I’ll trade you $35 for ten or fifteen thousand.

Dear Feastlings,

Back when we were tiny, in the space now inhabited by Tito & Pep, we’d get broken into a couple of times a year. Our walk-in refrigerator was outside, and people would get progressively bolder in their break-ins. The restaurant itself was only broken into twice, but the walk-in? It felt like every time someone was in the mood for a beer, they’d just head over and grab some. The lock built into the handle was broken a couple of times, as was the lock on the bar that pinned the door closed after a couple of the earliest break-ins.

There was a night where someone had looped a chain around the bar and presumably used a trailer hitch to tow the bar off of the walk-in, ripping two softball-sized holes in the walk-in, where the bar had been attached. Eventually, we had a special clasp welded up for us, which finally made it no longer worth the effort, but at that point, they just went back to breaking into the restaurant itself.

Since we moved, we’d only broken into three times, plus a handful of dine-and-dash events, and some shoplifting in the wine shop here and there. There have been maybe a dozen break-ins to our storage shed, which usually only costs us a padlock (though they did once rip the whole exterior wall off the frame,) with our would-thieves walking off once with a broken mixer, but more often than not, leaving with a hung head and a disappointing discovery that the shed mostly contains plates, glassware, water pitchers and takeout boxes. Last night was number four for us as far as building break-ins go.

Our break-ins here have been less lucrative for the criminal masterminds than at our old location- the first one yielded about $8 in change and some paper clips- but the cost of it was well over $1000. The broken window, the cash drawer itself, the plywood while we waited for the window replacement- that was the pricey part. The second one was far more dramatic. Eight thousand plus for the damaged electrical panels and a couple hundred for the cut phone line, and another $800 to fix all the damage on the roof where they tore up the ductwork in an attempt to drop in like cast members of Mission: Impossible but were foiled by our exhaust hood ventilation system. Their total take: zero.

Not to be deterred, they returned a few nights later, smashed an office window, and when I pulled up after the alarm company called, the three guys on scooters who happened to be hanging out in the driveway said they didn’t see anything but it was a shame that the window had been broken. I sent TPD a description of the scooters, which I’d thought should be traceable, as they were the sort you operate with a credit or debit card, but I’m sure that’s information that was dropped in the circular file by whomever had no interest in following up on it. Again, they got nothing but the scooters they rented,

Last night was a new one- the biggest take yet: $24 in change, and that only because last night we forgot to put the $17.50 in rolled coins in the safe. Over the years, we’ve added cameras to Feast, so I now have footage of a guy who’s likely unrecognizable to anyone- certainly not to me- bouncing a rock off the front door before he put it through a smaller window, walking straight to the cash register behind the bar, yanking out the drawer and unlocking the front door from the inside to wander safely away. My soon-to-be-former burglar alarm company didn’t mention it to me, so I got a good night’s sleep. Though when I called them this morning when we came in to a beeping keypad, a shattered window and a bar strewn with everything between the burglar and our cash drawer, they told me that they didn’t get a signal from either of the two parts of the alarm system that should have signaled them. Technology, they told me, is fallible. I’m not sure what one is meant to pay for fallible technology, but I most decidedly overpaid.

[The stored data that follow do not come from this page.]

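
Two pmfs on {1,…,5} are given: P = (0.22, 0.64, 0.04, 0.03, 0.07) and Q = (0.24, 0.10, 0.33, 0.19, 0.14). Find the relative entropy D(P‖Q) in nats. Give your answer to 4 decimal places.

0.9806 nats

D(P‖Q) = Σ p·ln(p/q).
  0.22·ln(0.22/0.24) = -0.01914
  0.64·ln(0.64/0.10) = 1.18803
  0.04·ln(0.04/0.33) = -0.08441
  0.03·ln(0.03/0.19) = -0.05537
  0.07·ln(0.07/0.14) = -0.04852
D(P‖Q) = 0.9806 nats.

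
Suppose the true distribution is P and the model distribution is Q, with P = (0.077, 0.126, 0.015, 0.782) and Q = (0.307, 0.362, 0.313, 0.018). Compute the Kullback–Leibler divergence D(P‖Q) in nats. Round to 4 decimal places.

2.6643 nats

D(P‖Q) = Σ p·ln(p/q).
  0.077·ln(0.077/0.307) = -0.10649
  0.126·ln(0.126/0.362) = -0.13298
  0.015·ln(0.015/0.313) = -0.04557
  0.782·ln(0.782/0.018) = 2.94930
D(P‖Q) = 2.6643 nats.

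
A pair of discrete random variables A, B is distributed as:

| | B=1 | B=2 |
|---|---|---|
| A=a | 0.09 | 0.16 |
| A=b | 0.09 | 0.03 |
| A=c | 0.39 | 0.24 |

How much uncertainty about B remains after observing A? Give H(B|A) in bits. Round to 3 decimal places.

Marginals: p(A) = (0.2500, 0.1200, 0.6300), p(B) = (0.5700, 0.4300).
H(B|A) = Σ p(A) · H(B|A=·).
  A=a: p=0.2500, H(B|A=a) = 0.9427
  A=b: p=0.1200, H(B|A=b) = 0.8113
  A=c: p=0.6300, H(B|A=c) = 0.9587
Weighted sum = 0.937 bits.

0.937 bits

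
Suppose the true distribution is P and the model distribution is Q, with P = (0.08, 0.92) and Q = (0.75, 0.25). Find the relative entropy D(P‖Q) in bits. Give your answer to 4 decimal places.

1.4710 bits

D(P‖Q) = Σ p·log₂(p/q).
  0.08·log₂(0.08/0.75) = -0.25831
  0.92·log₂(0.92/0.25) = 1.72933
D(P‖Q) = 1.4710 bits.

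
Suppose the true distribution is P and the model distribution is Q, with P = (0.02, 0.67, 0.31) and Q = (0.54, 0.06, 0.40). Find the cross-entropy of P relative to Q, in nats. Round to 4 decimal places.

2.1814 nats

H(P,Q) = −Σ p·ln q.
  −0.02·ln(0.54) = 0.01232
  −0.67·ln(0.06) = 1.88499
  −0.31·ln(0.40) = 0.28405
H(P,Q) = 2.1814 nats.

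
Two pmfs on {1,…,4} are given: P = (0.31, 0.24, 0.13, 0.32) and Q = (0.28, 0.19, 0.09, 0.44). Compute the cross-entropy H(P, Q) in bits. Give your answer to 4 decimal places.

1.9750 bits

H(P,Q) = −Σ p·log₂ q.
  −0.31·log₂(0.28) = 0.56932
  −0.24·log₂(0.19) = 0.57502
  −0.13·log₂(0.09) = 0.45161
  −0.32·log₂(0.44) = 0.37902
H(P,Q) = 1.9750 bits.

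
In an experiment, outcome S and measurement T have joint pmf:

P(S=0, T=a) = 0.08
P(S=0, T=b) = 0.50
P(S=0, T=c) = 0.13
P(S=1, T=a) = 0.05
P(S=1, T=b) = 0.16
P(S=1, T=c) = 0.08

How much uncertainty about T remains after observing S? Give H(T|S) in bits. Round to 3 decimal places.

1.236 bits

Marginals: p(S) = (0.7100, 0.2900), p(T) = (0.1300, 0.6600, 0.2100).
H(T|S) = Σ p(S) · H(T|S=·).
  S=0: p=0.7100, H(T|S=0) = 1.1596
  S=1: p=0.2900, H(T|S=1) = 1.4232
Weighted sum = 1.236 bits.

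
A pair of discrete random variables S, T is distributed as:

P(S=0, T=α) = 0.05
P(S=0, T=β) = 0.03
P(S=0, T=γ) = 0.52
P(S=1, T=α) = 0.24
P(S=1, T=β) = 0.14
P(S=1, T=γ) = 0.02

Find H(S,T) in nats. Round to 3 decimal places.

1.291 nats

H(S,T) = −Σ p(x,y)·ln p(x,y) over all 6 cells.
  cell (0,α): −0.05·ln0.05 = 0.1498
  cell (0,β): −0.03·ln0.03 = 0.1052
  cell (0,γ): −0.52·ln0.52 = 0.3400
  cell (1,α): −0.24·ln0.24 = 0.3425
  cell (1,β): −0.14·ln0.14 = 0.2753
  cell (1,γ): −0.02·ln0.02 = 0.0782
Sum = 1.291 nats.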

I expect this last one will run us twelve or thirteen hundred dollars, though I won’t know for a while. The glass company is short-handed, to which I can relate, so they won’t get out here right away to give me a price, and we had to go out and get some plywood so the crew here at the equally short-handed Feast could stop the hot air, insects and interlopers from pouring in through the smashed window until the new double-paned window arrives.

So the four break-ins here have yielded our lawbreakers a broken mixer and $32, while the damage they’ve caused has totaled maybe fifteen thousand or so (in fairness, our deductible is only $1000, so you’ll have to divide that number between us and the insurance company, who unsurprisingly has still come out ahead on premiums and deductibles.)

I’m not sure whether to expect him to come back for more loose change, given that there we no repercussions last night, or whether he’d regard the change left in the drawer as worth the risk and the trouble he went to.

I’d reckon we’ll make up the $24 dollars at this Saturday’s wine tasting,

Sun’s so hot I forgot to go home

and we may even pick up enough on Bastille Day to cover the window this time,

Bastille Day

though it’ll be close when you consider a restaurant generally pulls in somewhere around 6% of sales. I don’t say this for pity or even sympathy, but rather for the next person who feels our prices are out of line. To that person I say, “Please, then. Buy this restaurant and reap the benefits yourself. I’ll happily dine here and go home to nap with a full belly and no more hamster wheel in my head.